Time-resolved spectroscopic techniques have been used to prepare and to interrogate transient species that are models for reactive intermediates in cobalt-catalyzed hydroformylation. Flash photolysis of acetylcobalt carbonyl complexes of the type RC(O)Co(CO)3(PR'3) (A; R = CH3, CD3, or C2H5; R' = Ph or nBu) leads to CO photodissociation to give the "unsaturated" intermediate [RC(O)Co(CO)2(PR'3)] (I), which decays by two competitive pathways, alkyl migration to the cobalt to give RCo(CO)3PR'3 (M) and reaction with CO to re-form A. With the perdeuterioacetyl complex (R = CD3, R' = Ph), rate constants both of CO trapping (kco) and of methyl migration (kM) were just slightly smaller than those of the perprotio analogue (kh/kd = 1.04 +/- 0.01 and 1.07 +/- 0.09, respectively). Thus, any stabilization of the "vacant" coordination site of I by agostic interactions with the acetyl methyl group appears to be kinetically insignificant, consistent with the previous conclusion (Inorg. Chem. 2000, 39, 3098-3106) that this site is stabilized by an eta 2-coordinated carbonyl.

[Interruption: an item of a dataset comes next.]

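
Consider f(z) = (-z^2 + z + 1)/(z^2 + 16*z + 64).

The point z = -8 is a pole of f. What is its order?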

Changing the phosphine ligand has a greater influence on the kinetics of I. The species generated by the flash photolysis of the trialkyl phosphine complex CH3C(O)Co-(CO)3(P(nBu3)) exhibited a much larger kM than was the case for the PPh3 analogue, although there was little difference in the kco values. Similarly, kM proved to be sensitive to the nature of R as demonstrated by the slower alkyl migration (at 298 K) for the intermediate formed by CO photodissociation from the propionyl complex C2H5C(O)Co(CO)3PPh3 relative to the acetyl analogue. Nonetheless, all these intermediates displayed analogous time-resolved infrared spectra and general kinetics behavior in benzene solution (implying common mechanisms for decay), so it is concluded that all are present as the eta 2-chelated acyl structure under these conditions.